Sample Submission Guidelines    

Samples can be submitted in three different formats: raw materials (tissue, cells, soil, purified nucleic acids, or prepared libraries¹.

General sequencing (genomic DNA, BACs, YACs, cosmids, PCR amplicons, etc.)

Submit at least 100 mg tissue for DNA extraction. If submitting non-tissue samples, please provide enough material to extract at least 2 µg of purified DNA. If submitting DNA, send ≥ 2 µg of purified DNA in 50 µl TE buffer. Sample quality and quantity will be verified by fluorometry (pico green assay), spectrophotometry (NanoDrop 1000) and densitometry (1-2% agarose gel with DNA mass ladder).

mRNA-seq²

Submit at least 100 mg of relevant tissue or cells, or enough non-tissue material to extract at least 0.4 µg total RNA. If submitting purified RNA, submit 0.4-1 µg DNAse treated total RNA (or mRNA, purified from 0.4-1 µg total RNA), in 10 µl ultra pure water. For prokaryote RNA analysis, it is strongly recommended that the total RNA be depleted of rRNA (we recommend various RiboZero kits from Epicenter). Actually, it is a good idea for eukaryote RNA as well.

Small RNA²

Submit at least 100 mg of relevant tissue or cells, or enough non-tissue material to extract at least 5 µg total RNA. If submitting purified RNA, submit 5 µg total RNA (or small RNA extracted from 5 µg total RNA) in 10 µl ultra pure water.
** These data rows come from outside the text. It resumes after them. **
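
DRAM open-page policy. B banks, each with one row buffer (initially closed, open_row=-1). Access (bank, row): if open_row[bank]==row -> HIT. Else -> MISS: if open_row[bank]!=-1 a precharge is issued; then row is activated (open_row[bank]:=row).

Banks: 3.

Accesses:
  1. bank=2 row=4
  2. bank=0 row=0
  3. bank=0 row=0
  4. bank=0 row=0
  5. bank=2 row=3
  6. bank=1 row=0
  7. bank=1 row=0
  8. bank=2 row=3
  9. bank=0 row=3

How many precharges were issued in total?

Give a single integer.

Answer: 2

Derivation:
Acc 1: bank2 row4 -> MISS (open row4); precharges=0
Acc 2: bank0 row0 -> MISS (open row0); precharges=0
Acc 3: bank0 row0 -> HIT
Acc 4: bank0 row0 -> HIT
Acc 5: bank2 row3 -> MISS (open row3); precharges=1
Acc 6: bank1 row0 -> MISS (open row0); precharges=1
Acc 7: bank1 row0 -> HIT
Acc 8: bank2 row3 -> HIT
Acc 9: bank0 row3 -> MISS (open row3); precharges=2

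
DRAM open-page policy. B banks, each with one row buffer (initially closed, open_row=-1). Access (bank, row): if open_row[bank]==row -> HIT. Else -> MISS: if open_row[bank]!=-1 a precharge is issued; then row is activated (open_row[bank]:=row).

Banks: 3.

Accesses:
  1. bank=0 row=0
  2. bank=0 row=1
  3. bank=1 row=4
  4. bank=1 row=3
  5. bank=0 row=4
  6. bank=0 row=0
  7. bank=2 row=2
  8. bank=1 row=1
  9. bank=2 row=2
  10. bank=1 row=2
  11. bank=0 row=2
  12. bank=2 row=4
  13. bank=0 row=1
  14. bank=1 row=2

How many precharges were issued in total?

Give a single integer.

Answer: 9

Derivation:
Acc 1: bank0 row0 -> MISS (open row0); precharges=0
Acc 2: bank0 row1 -> MISS (open row1); precharges=1
Acc 3: bank1 row4 -> MISS (open row4); precharges=1
Acc 4: bank1 row3 -> MISS (open row3); precharges=2
Acc 5: bank0 row4 -> MISS (open row4); precharges=3
Acc 6: bank0 row0 -> MISS (open row0); precharges=4
Acc 7: bank2 row2 -> MISS (open row2); precharges=4
Acc 8: bank1 row1 -> MISS (open row1); precharges=5
Acc 9: bank2 row2 -> HIT
Acc 10: bank1 row2 -> MISS (open row2); precharges=6
Acc 11: bank0 row2 -> MISS (open row2); precharges=7
Acc 12: bank2 row4 -> MISS (open row4); precharges=8
Acc 13: bank0 row1 -> MISS (open row1); precharges=9
Acc 14: bank1 row2 -> HIT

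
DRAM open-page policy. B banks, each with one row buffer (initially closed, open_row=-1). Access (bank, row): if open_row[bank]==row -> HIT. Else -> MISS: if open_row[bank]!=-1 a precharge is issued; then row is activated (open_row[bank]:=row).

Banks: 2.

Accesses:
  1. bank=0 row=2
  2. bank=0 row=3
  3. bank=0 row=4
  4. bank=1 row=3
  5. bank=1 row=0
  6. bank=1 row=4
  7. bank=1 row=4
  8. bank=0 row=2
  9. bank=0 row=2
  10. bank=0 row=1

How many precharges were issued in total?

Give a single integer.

Acc 1: bank0 row2 -> MISS (open row2); precharges=0
Acc 2: bank0 row3 -> MISS (open row3); precharges=1
Acc 3: bank0 row4 -> MISS (open row4); precharges=2
Acc 4: bank1 row3 -> MISS (open row3); precharges=2
Acc 5: bank1 row0 -> MISS (open row0); precharges=3
Acc 6: bank1 row4 -> MISS (open row4); precharges=4
Acc 7: bank1 row4 -> HIT
Acc 8: bank0 row2 -> MISS (open row2); precharges=5
Acc 9: bank0 row2 -> HIT
Acc 10: bank0 row1 -> MISS (open row1); precharges=6

Answer: 6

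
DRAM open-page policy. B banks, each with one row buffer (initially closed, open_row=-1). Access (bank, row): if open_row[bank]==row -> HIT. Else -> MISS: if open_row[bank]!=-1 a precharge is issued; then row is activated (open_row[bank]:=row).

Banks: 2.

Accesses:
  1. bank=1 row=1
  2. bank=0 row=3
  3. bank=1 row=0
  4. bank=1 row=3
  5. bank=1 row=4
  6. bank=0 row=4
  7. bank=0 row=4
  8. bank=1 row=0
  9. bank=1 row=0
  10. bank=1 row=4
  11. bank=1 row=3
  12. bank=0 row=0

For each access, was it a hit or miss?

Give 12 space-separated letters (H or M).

Answer: M M M M M M H M H M M M

Derivation:
Acc 1: bank1 row1 -> MISS (open row1); precharges=0
Acc 2: bank0 row3 -> MISS (open row3); precharges=0
Acc 3: bank1 row0 -> MISS (open row0); precharges=1
Acc 4: bank1 row3 -> MISS (open row3); precharges=2
Acc 5: bank1 row4 -> MISS (open row4); precharges=3
Acc 6: bank0 row4 -> MISS (open row4); precharges=4
Acc 7: bank0 row4 -> HIT
Acc 8: bank1 row0 -> MISS (open row0); precharges=5
Acc 9: bank1 row0 -> HIT
Acc 10: bank1 row4 -> MISS (open row4); precharges=6
Acc 11: bank1 row3 -> MISS (open row3); precharges=7
Acc 12: bank0 row0 -> MISS (open row0); precharges=8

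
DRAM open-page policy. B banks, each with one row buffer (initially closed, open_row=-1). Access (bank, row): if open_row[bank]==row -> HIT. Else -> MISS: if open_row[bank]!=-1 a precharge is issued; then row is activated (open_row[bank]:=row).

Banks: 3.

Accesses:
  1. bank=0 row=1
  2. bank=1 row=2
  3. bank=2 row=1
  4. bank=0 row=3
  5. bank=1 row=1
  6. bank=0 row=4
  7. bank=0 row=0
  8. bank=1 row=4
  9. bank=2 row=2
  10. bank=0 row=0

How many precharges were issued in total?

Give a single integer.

Answer: 6

Derivation:
Acc 1: bank0 row1 -> MISS (open row1); precharges=0
Acc 2: bank1 row2 -> MISS (open row2); precharges=0
Acc 3: bank2 row1 -> MISS (open row1); precharges=0
Acc 4: bank0 row3 -> MISS (open row3); precharges=1
Acc 5: bank1 row1 -> MISS (open row1); precharges=2
Acc 6: bank0 row4 -> MISS (open row4); precharges=3
Acc 7: bank0 row0 -> MISS (open row0); precharges=4
Acc 8: bank1 row4 -> MISS (open row4); precharges=5
Acc 9: bank2 row2 -> MISS (open row2); precharges=6
Acc 10: bank0 row0 -> HIT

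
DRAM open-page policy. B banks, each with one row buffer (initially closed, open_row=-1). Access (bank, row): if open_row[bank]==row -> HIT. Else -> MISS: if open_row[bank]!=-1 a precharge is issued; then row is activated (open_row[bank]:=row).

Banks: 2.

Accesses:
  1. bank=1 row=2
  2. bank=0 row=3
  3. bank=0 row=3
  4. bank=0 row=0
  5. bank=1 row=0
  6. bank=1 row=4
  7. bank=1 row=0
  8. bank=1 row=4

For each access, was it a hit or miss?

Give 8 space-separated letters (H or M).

Answer: M M H M M M M M

Derivation:
Acc 1: bank1 row2 -> MISS (open row2); precharges=0
Acc 2: bank0 row3 -> MISS (open row3); precharges=0
Acc 3: bank0 row3 -> HIT
Acc 4: bank0 row0 -> MISS (open row0); precharges=1
Acc 5: bank1 row0 -> MISS (open row0); precharges=2
Acc 6: bank1 row4 -> MISS (open row4); precharges=3
Acc 7: bank1 row0 -> MISS (open row0); precharges=4
Acc 8: bank1 row4 -> MISS (open row4); precharges=5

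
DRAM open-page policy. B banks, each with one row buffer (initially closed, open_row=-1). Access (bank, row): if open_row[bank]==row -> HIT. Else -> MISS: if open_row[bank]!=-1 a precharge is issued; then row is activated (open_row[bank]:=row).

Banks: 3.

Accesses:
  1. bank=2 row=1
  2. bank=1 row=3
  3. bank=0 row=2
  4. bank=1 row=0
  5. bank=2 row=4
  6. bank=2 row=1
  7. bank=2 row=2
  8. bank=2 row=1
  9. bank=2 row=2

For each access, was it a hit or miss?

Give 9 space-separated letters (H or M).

Acc 1: bank2 row1 -> MISS (open row1); precharges=0
Acc 2: bank1 row3 -> MISS (open row3); precharges=0
Acc 3: bank0 row2 -> MISS (open row2); precharges=0
Acc 4: bank1 row0 -> MISS (open row0); precharges=1
Acc 5: bank2 row4 -> MISS (open row4); precharges=2
Acc 6: bank2 row1 -> MISS (open row1); precharges=3
Acc 7: bank2 row2 -> MISS (open row2); precharges=4
Acc 8: bank2 row1 -> MISS (open row1); precharges=5
Acc 9: bank2 row2 -> MISS (open row2); precharges=6

Answer: M M M M M M M M M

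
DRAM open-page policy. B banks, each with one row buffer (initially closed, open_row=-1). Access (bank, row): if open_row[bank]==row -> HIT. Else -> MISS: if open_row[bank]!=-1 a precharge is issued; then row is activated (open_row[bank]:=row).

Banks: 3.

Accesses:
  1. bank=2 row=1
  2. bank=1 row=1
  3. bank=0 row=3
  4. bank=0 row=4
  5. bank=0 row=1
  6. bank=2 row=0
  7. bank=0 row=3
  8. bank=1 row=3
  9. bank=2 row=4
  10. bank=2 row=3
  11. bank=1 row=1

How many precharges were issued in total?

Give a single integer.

Acc 1: bank2 row1 -> MISS (open row1); precharges=0
Acc 2: bank1 row1 -> MISS (open row1); precharges=0
Acc 3: bank0 row3 -> MISS (open row3); precharges=0
Acc 4: bank0 row4 -> MISS (open row4); precharges=1
Acc 5: bank0 row1 -> MISS (open row1); precharges=2
Acc 6: bank2 row0 -> MISS (open row0); precharges=3
Acc 7: bank0 row3 -> MISS (open row3); precharges=4
Acc 8: bank1 row3 -> MISS (open row3); precharges=5
Acc 9: bank2 row4 -> MISS (open row4); precharges=6
Acc 10: bank2 row3 -> MISS (open row3); precharges=7
Acc 11: bank1 row1 -> MISS (open row1); precharges=8

Answer: 8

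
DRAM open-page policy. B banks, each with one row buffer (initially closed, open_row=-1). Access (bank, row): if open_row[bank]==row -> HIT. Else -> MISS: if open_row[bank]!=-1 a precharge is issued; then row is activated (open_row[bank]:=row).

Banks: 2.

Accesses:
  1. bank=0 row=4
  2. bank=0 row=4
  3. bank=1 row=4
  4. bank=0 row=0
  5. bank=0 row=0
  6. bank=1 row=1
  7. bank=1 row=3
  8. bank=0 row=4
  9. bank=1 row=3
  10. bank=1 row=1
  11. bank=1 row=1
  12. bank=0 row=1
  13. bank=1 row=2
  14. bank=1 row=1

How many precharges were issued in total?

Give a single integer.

Acc 1: bank0 row4 -> MISS (open row4); precharges=0
Acc 2: bank0 row4 -> HIT
Acc 3: bank1 row4 -> MISS (open row4); precharges=0
Acc 4: bank0 row0 -> MISS (open row0); precharges=1
Acc 5: bank0 row0 -> HIT
Acc 6: bank1 row1 -> MISS (open row1); precharges=2
Acc 7: bank1 row3 -> MISS (open row3); precharges=3
Acc 8: bank0 row4 -> MISS (open row4); precharges=4
Acc 9: bank1 row3 -> HIT
Acc 10: bank1 row1 -> MISS (open row1); precharges=5
Acc 11: bank1 row1 -> HIT
Acc 12: bank0 row1 -> MISS (open row1); precharges=6
Acc 13: bank1 row2 -> MISS (open row2); precharges=7
Acc 14: bank1 row1 -> MISS (open row1); precharges=8

Answer: 8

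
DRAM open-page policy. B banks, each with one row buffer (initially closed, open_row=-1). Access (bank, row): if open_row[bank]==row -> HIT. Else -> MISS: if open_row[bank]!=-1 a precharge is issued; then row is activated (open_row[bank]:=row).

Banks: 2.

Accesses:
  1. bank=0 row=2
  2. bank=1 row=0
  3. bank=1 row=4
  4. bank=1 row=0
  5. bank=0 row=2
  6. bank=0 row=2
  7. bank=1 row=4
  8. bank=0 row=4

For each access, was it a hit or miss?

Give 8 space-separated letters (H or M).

Answer: M M M M H H M M

Derivation:
Acc 1: bank0 row2 -> MISS (open row2); precharges=0
Acc 2: bank1 row0 -> MISS (open row0); precharges=0
Acc 3: bank1 row4 -> MISS (open row4); precharges=1
Acc 4: bank1 row0 -> MISS (open row0); precharges=2
Acc 5: bank0 row2 -> HIT
Acc 6: bank0 row2 -> HIT
Acc 7: bank1 row4 -> MISS (open row4); precharges=3
Acc 8: bank0 row4 -> MISS (open row4); precharges=4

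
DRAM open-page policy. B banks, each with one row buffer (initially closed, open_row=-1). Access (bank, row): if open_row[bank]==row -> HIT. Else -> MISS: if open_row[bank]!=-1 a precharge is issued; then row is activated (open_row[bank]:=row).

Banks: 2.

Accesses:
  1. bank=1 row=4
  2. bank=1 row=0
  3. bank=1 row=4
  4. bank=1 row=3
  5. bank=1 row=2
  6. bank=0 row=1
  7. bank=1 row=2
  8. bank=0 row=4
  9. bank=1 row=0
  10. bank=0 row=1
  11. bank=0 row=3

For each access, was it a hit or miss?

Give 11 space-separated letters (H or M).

Acc 1: bank1 row4 -> MISS (open row4); precharges=0
Acc 2: bank1 row0 -> MISS (open row0); precharges=1
Acc 3: bank1 row4 -> MISS (open row4); precharges=2
Acc 4: bank1 row3 -> MISS (open row3); precharges=3
Acc 5: bank1 row2 -> MISS (open row2); precharges=4
Acc 6: bank0 row1 -> MISS (open row1); precharges=4
Acc 7: bank1 row2 -> HIT
Acc 8: bank0 row4 -> MISS (open row4); precharges=5
Acc 9: bank1 row0 -> MISS (open row0); precharges=6
Acc 10: bank0 row1 -> MISS (open row1); precharges=7
Acc 11: bank0 row3 -> MISS (open row3); precharges=8

Answer: M M M M M M H M M M M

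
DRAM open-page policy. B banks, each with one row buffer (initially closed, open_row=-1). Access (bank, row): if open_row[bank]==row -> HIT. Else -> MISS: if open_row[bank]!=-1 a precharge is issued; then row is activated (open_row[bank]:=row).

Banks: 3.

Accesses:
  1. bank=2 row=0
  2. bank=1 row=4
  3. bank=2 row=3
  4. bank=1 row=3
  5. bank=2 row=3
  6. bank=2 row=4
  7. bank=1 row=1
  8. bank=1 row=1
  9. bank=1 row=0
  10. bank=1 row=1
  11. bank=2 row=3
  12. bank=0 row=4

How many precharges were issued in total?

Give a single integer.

Answer: 7

Derivation:
Acc 1: bank2 row0 -> MISS (open row0); precharges=0
Acc 2: bank1 row4 -> MISS (open row4); precharges=0
Acc 3: bank2 row3 -> MISS (open row3); precharges=1
Acc 4: bank1 row3 -> MISS (open row3); precharges=2
Acc 5: bank2 row3 -> HIT
Acc 6: bank2 row4 -> MISS (open row4); precharges=3
Acc 7: bank1 row1 -> MISS (open row1); precharges=4
Acc 8: bank1 row1 -> HIT
Acc 9: bank1 row0 -> MISS (open row0); precharges=5
Acc 10: bank1 row1 -> MISS (open row1); precharges=6
Acc 11: bank2 row3 -> MISS (open row3); precharges=7
Acc 12: bank0 row4 -> MISS (open row4); precharges=7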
ChIP-Seq and Target Capture

Submit 100-500 ng ChIP or capture kit enriched DNA in 30 µl ultra pure water. Sample must be accompanied by qPCR verification.

¹Clients preparing their own libraries should submit an aliquot of the stock library; we will evaluate it and dilute it to an appropriate concentration.

²All RNA samples must be accompanied by an Agilent 2100 Bioanalyzer profile and must have an RIN (RNA integrity number) of 7 or higher. Samples with lower RIN numbers could potentially generate sequences with 3' bias.